Karl Marx was Hegel's brightest student. His ideas bring us up to the First World War. The "new world order," which was to follow it, was based, in part, upon his ideas. But, the US and Britain did not sign the Treaty of Versailles. So, that attempt failed.
Then, the Paretian Scholars at Harvard University set out to design a new structure for society. And the University of Chicago was involved in this effort, too. They invented the New Deal, which was how America was run from 1933 to approximately 1960.  After that, we began a transition to yet another form of government. That new form might be called "Neo-Democracy". It was the brainchild of Elton Mayo, who was one of the Paretian Scholars at Harvard.
J. Edwards Deming spent a Summer working in Mayo's project, while he was a graduate student. He finished his doctorate at Yale, worked briefly for the US Census, and then was invited to introduce this scheme into business in Japan. You may know it by the name "Total Quality Management" or "TQM."
Red China has also been run by this scheme from their very beginning. But, it is not a form of Communism. Mao gave one of the best brief descriptions of it, when he said: "We are no longer Communist in the Russian sense of the word, we are a right wing socialist democracy."
I need to pause, here, briefly here to explain what "socialist democracy" means in this context. ---
Aristotle said that the rights of man reside in the individual because he or she has an intellect that is the left brained higher reasoning process, which allows the individual to create new ideas. That is the basis of the structure of Western society.
But, some people don't have an intellect. Aristotle said that they are slaves by their nature. They don't like that idea. They invented a new concept: "the mind as white paper," that is that society trains into people all the ideas they will ever have. Thus, society is the source of ideas and, therefore, the origin of all valid authority, instead of the individual. This is what is meant by "socialism" in this context.
Also a totalitarian State, where the State systematically imposes its ideas on the people is a better expression of the views of the people, a purer democracy, than if this process of writing on their otherwise blank minds were left to chance and individuals are allowed to express themselves in what we view as "democracy" in the Western World.  Thus, when they say "socialist democracy", they probably mean "totalitarian collectivism."
This may strike you as weird twisted abstract philosophy.

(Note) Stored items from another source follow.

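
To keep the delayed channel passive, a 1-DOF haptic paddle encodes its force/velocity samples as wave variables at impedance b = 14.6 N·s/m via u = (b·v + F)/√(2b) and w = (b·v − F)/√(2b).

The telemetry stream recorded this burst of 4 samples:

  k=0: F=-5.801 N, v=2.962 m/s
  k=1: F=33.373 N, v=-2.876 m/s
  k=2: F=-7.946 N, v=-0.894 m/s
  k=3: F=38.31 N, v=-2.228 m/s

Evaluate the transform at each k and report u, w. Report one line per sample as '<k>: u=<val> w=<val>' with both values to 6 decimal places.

0: u=6.929360 w=9.076407
1: u=-1.594573 w=-13.946475
2: u=-3.885928 w=-0.944982
3: u=1.069859 w=-13.109308

k=0: b·v=14.6×2.962=43.245200; √(2b)=5.403702; u=(43.245200+(-5.801))/5.403702=6.929360, w=(43.245200−(-5.801))/5.403702=9.076407
k=1: b·v=14.6×(-2.876)=-41.989600; √(2b)=5.403702; u=(-41.989600+33.373)/5.403702=-1.594573, w=(-41.989600−33.373)/5.403702=-13.946475
k=2: b·v=14.6×(-0.894)=-13.052400; √(2b)=5.403702; u=(-13.052400+(-7.946))/5.403702=-3.885928, w=(-13.052400−(-7.946))/5.403702=-0.944982
k=3: b·v=14.6×(-2.228)=-32.528800; √(2b)=5.403702; u=(-32.528800+38.31)/5.403702=1.069859, w=(-32.528800−38.31)/5.403702=-13.109308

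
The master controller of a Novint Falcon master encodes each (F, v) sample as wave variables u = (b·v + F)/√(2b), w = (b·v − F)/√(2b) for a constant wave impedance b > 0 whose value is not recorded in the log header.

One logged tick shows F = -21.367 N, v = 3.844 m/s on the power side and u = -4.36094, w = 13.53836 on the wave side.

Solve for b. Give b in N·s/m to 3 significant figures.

u + w = 9.17742;  u + w = √(2b)·v, so √(2b) = 9.17742/3.844 = 2.38747.
b = (√(2b))²/2 = 5.69999/2 = 2.85000.
(Check via u − w = 2F/√(2b): u − w = -17.89930, 2F/√(2b) = -17.89931.)

b = 2.85 N·s/m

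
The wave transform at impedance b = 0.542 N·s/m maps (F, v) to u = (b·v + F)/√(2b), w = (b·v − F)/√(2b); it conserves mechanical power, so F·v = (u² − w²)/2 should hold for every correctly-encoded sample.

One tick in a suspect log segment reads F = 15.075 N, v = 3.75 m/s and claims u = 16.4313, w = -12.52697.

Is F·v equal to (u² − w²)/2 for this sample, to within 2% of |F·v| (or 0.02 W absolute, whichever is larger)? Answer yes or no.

F·v = 15.075×3.75 = 56.53125 W.
(u² − w²)/2 = (269.98762 − 156.92498)/2 = 56.53132 W.
|Δ| = 0.00007;  2% of max(1, |F·v|) = 1.13062.

yes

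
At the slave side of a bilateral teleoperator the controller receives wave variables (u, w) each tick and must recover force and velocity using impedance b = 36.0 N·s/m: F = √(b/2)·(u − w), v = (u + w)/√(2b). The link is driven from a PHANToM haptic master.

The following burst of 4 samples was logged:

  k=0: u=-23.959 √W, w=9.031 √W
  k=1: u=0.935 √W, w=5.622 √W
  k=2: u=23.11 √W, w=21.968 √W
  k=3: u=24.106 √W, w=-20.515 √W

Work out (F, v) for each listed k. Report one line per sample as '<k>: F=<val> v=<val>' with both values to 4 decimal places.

0: F=-139.9647 v=-1.7593
1: F=-19.8853 v=0.7727
2: F=4.8451 v=5.3125
3: F=189.3109 v=0.4232

k=0: u−w=-32.9900, u+w=-14.9280; √(b/2)=4.2426, √(2b)=8.4853; F=4.2426×(-32.99)=-139.9647, v=-14.9280/8.4853=-1.7593
k=1: u−w=-4.6870, u+w=6.5570; √(b/2)=4.2426, √(2b)=8.4853; F=4.2426×(-4.687)=-19.8853, v=6.5570/8.4853=0.7727
k=2: u−w=1.1420, u+w=45.0780; √(b/2)=4.2426, √(2b)=8.4853; F=4.2426×1.142=4.8451, v=45.0780/8.4853=5.3125
k=3: u−w=44.6210, u+w=3.5910; √(b/2)=4.2426, √(2b)=8.4853; F=4.2426×44.621=189.3109, v=3.5910/8.4853=0.4232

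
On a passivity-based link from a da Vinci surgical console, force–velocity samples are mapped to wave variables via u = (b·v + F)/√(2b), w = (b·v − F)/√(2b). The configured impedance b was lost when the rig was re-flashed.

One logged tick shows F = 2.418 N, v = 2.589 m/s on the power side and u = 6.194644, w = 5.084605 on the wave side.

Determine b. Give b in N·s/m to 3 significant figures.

b = 9.49 N·s/m

u + w = 11.279249;  u + w = √(2b)·v, so √(2b) = 11.279249/2.589 = 4.356604.
b = (√(2b))²/2 = 18.980003/2 = 9.490001.
(Check via u − w = 2F/√(2b): u − w = 1.110039, 2F/√(2b) = 1.110039.)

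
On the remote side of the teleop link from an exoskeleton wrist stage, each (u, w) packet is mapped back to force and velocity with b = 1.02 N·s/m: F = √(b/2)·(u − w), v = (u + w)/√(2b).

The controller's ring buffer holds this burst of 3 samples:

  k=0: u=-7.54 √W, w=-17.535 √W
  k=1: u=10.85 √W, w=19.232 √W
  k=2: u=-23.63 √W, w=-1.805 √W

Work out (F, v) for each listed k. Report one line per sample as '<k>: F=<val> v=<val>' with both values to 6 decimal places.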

Except for one thing: This new form of government is in place, today, in Washington State.  You will find it in the Watershed Councils and Water Resource Inventory Areas.
These are appointed councils, run by the consensus process. You have no voice on who sits on these councils. They are appointed by various means except that none of them are not elected nor appointed by people you elect acting through due process.  This is essentially the same structure of local government as Red China has, it is based on the scheme invented by Elton Mayo.
The Watershed Councils and WRIA's are controlled through funding. The funding stream leads up to the Salmon Recovery Board. Sitting at its head is William Ruckelshaus. This year, he controls, largely at his sole discretion, approximately 100 million dollars of Federal Salmon Recovery Funds, for Washington State. With this kind of money behind him, he is effectively the Czar of Washington.
And you will find him sitting on the boards of the various elite planning organizations I examined in my second book, Elite Planners.  They in turn connect to planning groups on the national and international levels. This is our new governance system.  This is what "globalization" means to us here at the grass roots level in Washington State.